Because of his research, textbooks were rewritten. Choline was required in infant formula. And by the end of this year, labels on packaged food will list the amount of choline.
“Steve’s contributions to the field of nutrition are tremendous,” said Elizabeth Mayer-Davis, chair of the department of nutrition in Chapel Hill. In addition to being the leading investigator nationally and internationally into choline, Zeisel is credited with advancing the idea of precision nutrition — “recognizing that there is substantial variability in how individuals respond to various nutritional exposures.”
A billionaire with a mission
In 2005, the year the biotechnology research center was unveiled and three years before it opened, Zeisel flew to California to meet with billionaire David Murdock, the chair of Dole Food Co., in hope of securing a donation for the nutrition department.
A 30-minute appointment stretched to five hours. Murdock, who owned the land in Kannapolis where the Cannon Mills textile plant once operated, convinced Zeisel to help establish the center and to bring together some of the best scientific minds at North Carolina universities to collaborate in the study of nutrition.
Murdock believes healthy eating is a key to longevity and has invested an estimated $800 million in the project so far. The N.C. General Assembly currently kicks in $23.5 million per year and has allocated nearly $300 million over the life of the program.

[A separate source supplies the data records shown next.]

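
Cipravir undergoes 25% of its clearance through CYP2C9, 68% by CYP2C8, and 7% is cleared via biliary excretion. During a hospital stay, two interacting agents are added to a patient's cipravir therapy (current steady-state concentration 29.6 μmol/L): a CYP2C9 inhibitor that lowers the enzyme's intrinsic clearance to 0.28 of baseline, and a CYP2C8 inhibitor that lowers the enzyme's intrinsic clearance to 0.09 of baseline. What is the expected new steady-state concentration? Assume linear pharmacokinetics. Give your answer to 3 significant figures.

The CYP2C9 pathway (25% of clearance) is reduced to 0.28× activity: 0.25 × 0.28 = 0.07.
The CYP2C8 pathway (68% of clearance) is reduced to 0.09× activity: 0.68 × 0.09 = 0.0612.
Non-CYP routes (7%) are unchanged.
New clearance relative to baseline: 0.07 + 0.0612 + 0.07 = 0.2012.
Steady-state concentration ∝ 1/CL: new value = 29.6 / 0.2012 = 147 μmol/L.

147 μmol/L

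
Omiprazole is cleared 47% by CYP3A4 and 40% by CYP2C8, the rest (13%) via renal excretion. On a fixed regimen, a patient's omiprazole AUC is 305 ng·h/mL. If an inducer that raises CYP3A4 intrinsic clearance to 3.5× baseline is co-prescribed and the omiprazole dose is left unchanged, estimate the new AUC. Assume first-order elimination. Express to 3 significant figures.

CYP3A4: 0.47 × 3.5 = 1.645
CYP2C8: 0.4 (unchanged)
Other: 0.13 (unchanged)
Relative clearance = 1.645 + 0.4 + 0.13 = 2.175.
New AUC = baseline ÷ relative clearance = 305 / 2.175 = 140 ng·h/mL.

140 ng·h/mL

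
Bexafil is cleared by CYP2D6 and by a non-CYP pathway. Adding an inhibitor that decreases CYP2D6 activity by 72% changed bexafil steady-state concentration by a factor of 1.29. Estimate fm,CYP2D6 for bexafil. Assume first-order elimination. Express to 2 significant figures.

0.31

Let fm be the CYP2D6 fraction. New clearance relative to baseline = fm × 0.28 + (1 − fm).
Steady-state concentration ratio = 1 / (new CL fraction), so new CL fraction = 1 / 1.29 = 0.7752.
fm × 0.28 + 1 − fm = 0.7752  ⇒  fm × (0.28 − 1) = −0.2248  ⇒  fm = 0.31.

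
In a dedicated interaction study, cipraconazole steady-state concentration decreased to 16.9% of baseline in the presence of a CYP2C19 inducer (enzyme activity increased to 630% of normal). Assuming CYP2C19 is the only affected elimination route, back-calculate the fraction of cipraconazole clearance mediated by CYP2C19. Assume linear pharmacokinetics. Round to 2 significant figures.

0.93

CL'/CL = 1 / 0.169 = 5.917
6.3·fm + (1 − fm) = 5.917
fm = (5.917 − 1) / (6.3 − 1) = 0.93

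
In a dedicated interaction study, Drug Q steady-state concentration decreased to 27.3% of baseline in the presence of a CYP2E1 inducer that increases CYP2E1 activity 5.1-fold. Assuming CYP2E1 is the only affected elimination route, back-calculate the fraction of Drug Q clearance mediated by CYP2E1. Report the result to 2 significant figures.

CL'/CL = 1 / 0.273 = 3.663
5.1·fm + (1 − fm) = 3.663
fm = (3.663 − 1) / (5.1 − 1) = 0.65

0.65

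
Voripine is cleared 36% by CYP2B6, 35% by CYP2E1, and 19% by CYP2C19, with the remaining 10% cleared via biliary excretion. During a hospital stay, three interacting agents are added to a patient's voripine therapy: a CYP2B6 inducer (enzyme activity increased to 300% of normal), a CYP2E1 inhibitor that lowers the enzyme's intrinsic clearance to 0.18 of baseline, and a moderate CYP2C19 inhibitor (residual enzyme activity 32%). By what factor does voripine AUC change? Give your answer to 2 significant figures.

The CYP2B6 pathway (36% of clearance) rises to 3× activity: 0.36 × 3 = 1.08.
The CYP2E1 pathway (35% of clearance) is reduced to 0.18× activity: 0.35 × 0.18 = 0.063.
The CYP2C19 pathway (19% of clearance) drops to 0.32× activity: 0.19 × 0.32 = 0.0608.
Non-CYP routes (10%) are unchanged.
CL_new/CL_old = 1.08 + 0.063 + 0.0608 + 0.1 = 1.3038.
AUC ∝ 1/CL: fold-change = 1 / 1.3038 = 0.77.

0.77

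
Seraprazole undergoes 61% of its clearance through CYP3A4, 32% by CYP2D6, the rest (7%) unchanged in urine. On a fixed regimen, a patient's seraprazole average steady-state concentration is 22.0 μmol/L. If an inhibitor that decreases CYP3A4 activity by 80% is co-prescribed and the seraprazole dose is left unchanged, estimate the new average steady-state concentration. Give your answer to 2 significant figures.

The CYP3A4 pathway (61% of clearance) drops to 0.2× activity: 0.61 × 0.2 = 0.122.
CYP2D6 (32%) and the residual 7% are unaffected.
Relative clearance = 0.122 + 0.32 + 0.07 = 0.512.
Average steady-state concentration ∝ 1/CL, so new value = 22.0 / 0.512 = 43 μmol/L.

43 μmol/L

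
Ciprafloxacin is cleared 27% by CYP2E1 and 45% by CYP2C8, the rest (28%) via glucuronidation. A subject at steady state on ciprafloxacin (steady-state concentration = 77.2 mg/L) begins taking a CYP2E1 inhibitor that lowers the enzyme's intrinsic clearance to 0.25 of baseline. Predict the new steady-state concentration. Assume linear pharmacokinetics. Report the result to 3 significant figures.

CYP2E1: 0.27 × 0.25 = 0.0675
CYP2C8: 0.45 (unchanged)
Other: 0.28 (unchanged)
Relative clearance = 0.0675 + 0.45 + 0.28 = 0.7975.
New steady-state concentration = baseline ÷ relative clearance = 77.2 / 0.7975 = 96.8 mg/L.

96.8 mg/L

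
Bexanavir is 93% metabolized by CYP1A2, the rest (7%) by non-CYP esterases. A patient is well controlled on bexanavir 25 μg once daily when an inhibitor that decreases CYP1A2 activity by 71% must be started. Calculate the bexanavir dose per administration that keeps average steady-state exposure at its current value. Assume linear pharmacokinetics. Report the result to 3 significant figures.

8.49 μg

The CYP1A2 pathway (93% of clearance) is reduced to 0.29× activity: 0.93 × 0.29 = 0.2697.
The remaining 7% of clearance is unaffected.
New clearance relative to baseline: 0.2697 + 0.07 = 0.3397.
To maintain the same steady-state level, dose must scale with clearance: new dose = 25 × 0.3397 = 8.49 μg.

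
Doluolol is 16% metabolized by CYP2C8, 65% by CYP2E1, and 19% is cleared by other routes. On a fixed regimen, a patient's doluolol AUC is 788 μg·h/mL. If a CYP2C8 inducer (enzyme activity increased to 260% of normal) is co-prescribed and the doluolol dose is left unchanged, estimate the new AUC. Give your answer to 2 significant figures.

The CYP2C8 pathway (16% of clearance) rises to 2.6× activity: 0.16 × 2.6 = 0.416.
CYP2E1 (65%) and the residual 19% are unaffected.
New clearance relative to baseline: 0.416 + 0.65 + 0.19 = 1.256.
AUC ∝ 1/CL, so new value = 788 / 1.256 = 6.3 × 10² μg·h/mL.

6.3 × 10² μg·h/mL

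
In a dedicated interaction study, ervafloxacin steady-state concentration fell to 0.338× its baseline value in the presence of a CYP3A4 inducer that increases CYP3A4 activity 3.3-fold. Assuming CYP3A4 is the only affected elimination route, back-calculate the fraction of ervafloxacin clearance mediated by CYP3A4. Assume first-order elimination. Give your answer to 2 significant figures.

Write x for the fraction cleared via CYP3A4. The observed steady-state concentration change means clearance rose to 1/0.338 = 2.959 of baseline.
Only the CYP3A4 route changed, so 2.959 = x·3.3 + (1 − x), giving x = 0.85.

0.85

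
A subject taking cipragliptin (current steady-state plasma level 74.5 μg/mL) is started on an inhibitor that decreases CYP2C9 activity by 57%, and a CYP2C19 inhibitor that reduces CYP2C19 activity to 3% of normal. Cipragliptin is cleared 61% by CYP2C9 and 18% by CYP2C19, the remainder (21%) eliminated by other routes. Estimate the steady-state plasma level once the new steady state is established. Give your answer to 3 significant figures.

The CYP2C9 pathway (61% of clearance) falls to 0.43× activity: 0.61 × 0.43 = 0.2623.
The CYP2C19 pathway (18% of clearance) is reduced to 0.03× activity: 0.18 × 0.03 = 0.0054.
The remaining 21% of clearance is unaffected.
Relative clearance = 0.2623 + 0.0054 + 0.21 = 0.4777.
Steady-state plasma level ∝ 1/CL: new value = 74.5 / 0.4777 = 156 μg/mL.

156 μg/mL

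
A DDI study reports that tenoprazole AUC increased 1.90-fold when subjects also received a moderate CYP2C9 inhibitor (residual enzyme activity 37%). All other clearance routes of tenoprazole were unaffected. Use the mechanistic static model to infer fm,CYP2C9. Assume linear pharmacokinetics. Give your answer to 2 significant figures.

0.75

CL'/CL = 1 / 1.90 = 0.5263
0.37·fm + (1 − fm) = 0.5263
fm = (0.5263 − 1) / (0.37 − 1) = 0.75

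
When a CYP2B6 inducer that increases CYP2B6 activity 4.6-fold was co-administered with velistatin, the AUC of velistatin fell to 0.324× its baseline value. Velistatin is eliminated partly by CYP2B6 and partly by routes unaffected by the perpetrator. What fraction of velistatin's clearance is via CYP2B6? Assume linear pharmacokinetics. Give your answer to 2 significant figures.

Let fm be the CYP2B6 fraction. New clearance relative to baseline = fm × 4.6 + (1 − fm).
AUC ratio = 1 / (new CL fraction), so new CL fraction = 1 / 0.324 = 3.086.
fm × 4.6 + 1 − fm = 3.086  ⇒  fm × (4.6 − 1) = 2.086  ⇒  fm = 0.58.

0.58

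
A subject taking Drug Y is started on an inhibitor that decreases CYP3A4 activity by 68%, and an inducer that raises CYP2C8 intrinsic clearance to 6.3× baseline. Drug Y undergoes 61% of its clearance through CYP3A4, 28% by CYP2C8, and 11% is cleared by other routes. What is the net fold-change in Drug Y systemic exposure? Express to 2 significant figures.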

Where the mills once hummed, stately Georgian buildings now stand, boasting one of the world’s most powerful nuclear magnetic resonance machines and a metabolic chamber owned by UNC that provides the most accurate way of measuring the number of calories a person burns.
Carolina shares the campus with six other universities in the UNC System as well as Duke University and private corporations. Since the UNC Nutrition Research Institute opened 10 years ago, Zeisel has split his time between Kannapolis and his home in Chapel Hill.
In Kannapolis, he works out of a second-floor office in a 125,000-squarefoot building. He oversees 17 faculty members and 60 support staff whose research ranges from the prevalence of fetal alcohol spectrum disorder to the effect of blueberries on preventing cognitive decline.
In February, Zeisel won a $2.6 million grant from the National Institutes of Health to develop laboratory tests for measuring a person’s choline status. If successful, he believes, the blood test could improve public health worldwide.
His team of researchers will undertake the experiments. Because of administrative duties, Zeisel said he has little time to spend in the laboratory conducting hands-on experiments. And that suits him.
“I don’t enjoy actually doing the bench work,” he admitted. “But I’m lucky that I can afford an outstanding team that does that. I like designing the experiments and then looking at what’s discovered and asking, ‘How do I make sense of it?’ ”
Elizabeth Leland ’76 is a freelance writer based in Charlotte.